I had no idea how much effort the task of not thinking about the fact that I probably had cancer was taking on my life. A month of trying to live normally, juggling the Big Idea and my fledgling social life, was hard enough. But throw in multiple doctors' appointments, medical bill stress, the wondering who should I tell?--and it was quite a handful.

Since Monday, I've basically collapsed into a nest consisting of my bed, lots of pillows, and my never-ending book club selection (Lolita--which I still haven't managed to finish). Occasionally I have meandered downstairs to watch some television, but mostly I've stumbled through my workday at half speed, sneaking in a nap whenever possible.

Today is the first time that I woke up with some energy, and realized JUST HOW MUCH WORK HAS PILED UP. I'm two days past the IRS filing deadline for my consultant's 1099s, I haven't taken out the trash in weeks, I'm scheduled to give a Big Idea "webinar" in a couple hours, and Mr. Pilot is coming over this afternoon when I really should be cancelling on him to catch up on all the hundreds of other things that take precedence.

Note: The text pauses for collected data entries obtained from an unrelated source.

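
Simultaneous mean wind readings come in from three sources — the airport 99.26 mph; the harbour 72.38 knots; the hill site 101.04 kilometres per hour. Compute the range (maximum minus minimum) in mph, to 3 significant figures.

36.5 mph

the harbour: 72.38 kt = 83.293 mph.
the hill site: 101.04 km/h = 62.783 mph.
Spread: 99.260 − 62.783 = 36.5 mph.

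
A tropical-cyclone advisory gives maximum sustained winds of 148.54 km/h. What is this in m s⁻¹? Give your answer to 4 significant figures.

1 km/h = 0.277778 m/s, so 148.54 × 0.277778 = 41.26 m/s.

41.26 m/s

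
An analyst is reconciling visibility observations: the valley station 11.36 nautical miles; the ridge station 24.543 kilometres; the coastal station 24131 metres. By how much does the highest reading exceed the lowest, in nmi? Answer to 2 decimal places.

1.89 nmi

the ridge station: 24.543 km = 13.2522 nmi.
the coastal station: 24131 m = 13.0297 nmi.
Spread: 13.2522 − 11.3600 = 1.89 nmi.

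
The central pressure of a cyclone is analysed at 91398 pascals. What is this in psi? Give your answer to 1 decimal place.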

But I'm not going to. Nope, I'm giving myself one more afternoon of avoiding the inevitable. Let the cards fall where they may.

Posted by madchen on March 2, 2007 11:32 AM

Comments

Ooo. Lolita. My favorite (I recommend the annotated version). I have read several times and tried several more, but sometimes can't finish because I can't stop reading chapter one over and over again.